Self-Evaluation Is Already There: Eliciting Latent Judge Calibration in Base LLMs with Minimal Data

arXiv:2606.05122v1 Announce Type: new Abstract: Large language models are increasingly evaluated by other models, raising a natural question: can a model predict how a judge will score its own output? We find that the ability is largely present before any targeted training: prompted few-shot, a base model already predicts an external judge's multi-attribute quality scores on open-ended responses well above chance across three benchmarks. We introduce Self-Evaluation Elicitation (SEE), a method that surfaces this latent ability through a short cycle comprising a calibration-coupled reinforcemen
The proliferation of LLMs and their increasing use in automated evaluation pipelines necessitates robust self-assessment capabilities, making this research timely.

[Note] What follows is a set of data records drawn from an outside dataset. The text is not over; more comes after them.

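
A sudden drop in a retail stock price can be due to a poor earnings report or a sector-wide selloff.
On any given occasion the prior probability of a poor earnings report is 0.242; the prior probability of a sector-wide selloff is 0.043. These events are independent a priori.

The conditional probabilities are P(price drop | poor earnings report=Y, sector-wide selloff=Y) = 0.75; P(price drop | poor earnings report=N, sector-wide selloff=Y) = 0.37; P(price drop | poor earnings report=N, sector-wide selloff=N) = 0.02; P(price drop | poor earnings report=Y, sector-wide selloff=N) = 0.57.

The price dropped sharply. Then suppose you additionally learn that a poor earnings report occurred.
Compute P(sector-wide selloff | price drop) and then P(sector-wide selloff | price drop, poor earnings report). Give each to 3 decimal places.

P(sector-wide selloff | price drop) ≈ 0.119; P(sector-wide selloff | price drop, poor earnings report) ≈ 0.056

For the numerator, keep only sector-wide selloff=true terms: 0.012060 + 0.007804 = 0.019864
Normalizer over all consistent configurations: 0.02*0.758*0.957 + 0.37*0.758*0.043 + 0.57*0.242*0.957 + 0.75*0.242*0.043 = 0.166381
P(sector-wide selloff | price drop) = 0.019864/0.166381 ≈ 0.119

Now condition on the additional information:
P(price drop | poor earnings report) = 0.57*0.957 + 0.75*0.043 = 0.545490 + 0.032250 = 0.577740
Of this, 0.032250 comes from 0.75*0.043 (the sector-wide selloff=true cases).
P(sector-wide selloff | price drop, poor earnings report) = 0.032250 / 0.577740 ≈ 0.056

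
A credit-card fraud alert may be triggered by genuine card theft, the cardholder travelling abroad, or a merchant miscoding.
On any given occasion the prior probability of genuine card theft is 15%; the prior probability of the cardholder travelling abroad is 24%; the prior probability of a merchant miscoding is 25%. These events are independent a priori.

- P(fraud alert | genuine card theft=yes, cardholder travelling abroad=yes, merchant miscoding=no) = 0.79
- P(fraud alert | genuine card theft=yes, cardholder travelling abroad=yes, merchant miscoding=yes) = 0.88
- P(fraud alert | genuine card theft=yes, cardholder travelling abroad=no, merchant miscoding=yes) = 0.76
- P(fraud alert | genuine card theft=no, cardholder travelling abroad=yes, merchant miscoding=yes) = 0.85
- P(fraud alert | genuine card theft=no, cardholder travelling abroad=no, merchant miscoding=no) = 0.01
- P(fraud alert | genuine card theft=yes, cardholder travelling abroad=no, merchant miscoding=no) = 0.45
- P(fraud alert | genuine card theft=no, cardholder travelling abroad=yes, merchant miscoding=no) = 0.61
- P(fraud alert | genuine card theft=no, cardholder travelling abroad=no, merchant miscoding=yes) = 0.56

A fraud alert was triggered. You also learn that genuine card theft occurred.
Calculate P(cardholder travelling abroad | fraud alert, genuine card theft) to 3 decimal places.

P(cardholder travelling abroad | fraud alert, genuine card theft) ≈ 0.327

Enumerate the 4 (cardholder travelling abroad, merchant miscoding) configurations and weight by the priors:
  P(fraud alert | genuine card theft) = 0.45*0.76*0.75 + 0.76*0.76*0.25 + 0.79*0.24*0.75 + 0.88*0.24*0.25
        = 0.256500 + 0.144400 + 0.142200 + 0.052800 = 0.595900
Keeping only the cardholder travelling abroad-present terms gives 0.195000, so
  P(cardholder travelling abroad | fraud alert, genuine card theft) = 0.195000 / 0.595900 ≈ 0.327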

This development suggests that LLMs can internally calibrate and predict external judgment with minimal instruction, potentially streamlining model development and deployment.
LLMs can now more effectively self-evaluate, reducing dependence on extensive human-in-the-loop validation for open-ended response quality.
- · AI developers
- · Cloud AI providers
- · Autonomous AI system builders
- · Manual model evaluators
- · Companies relying solely on human feedback for model refinement
Reduced costs and accelerated iteration cycles for LLM development and fine-tuning.
Increased adoption of agentic AI systems that can self-correct and improve with less human oversight.
Enhanced trust and reliability in AI-driven judgment, potentially leading to fully autonomous decision-making systems in various domains.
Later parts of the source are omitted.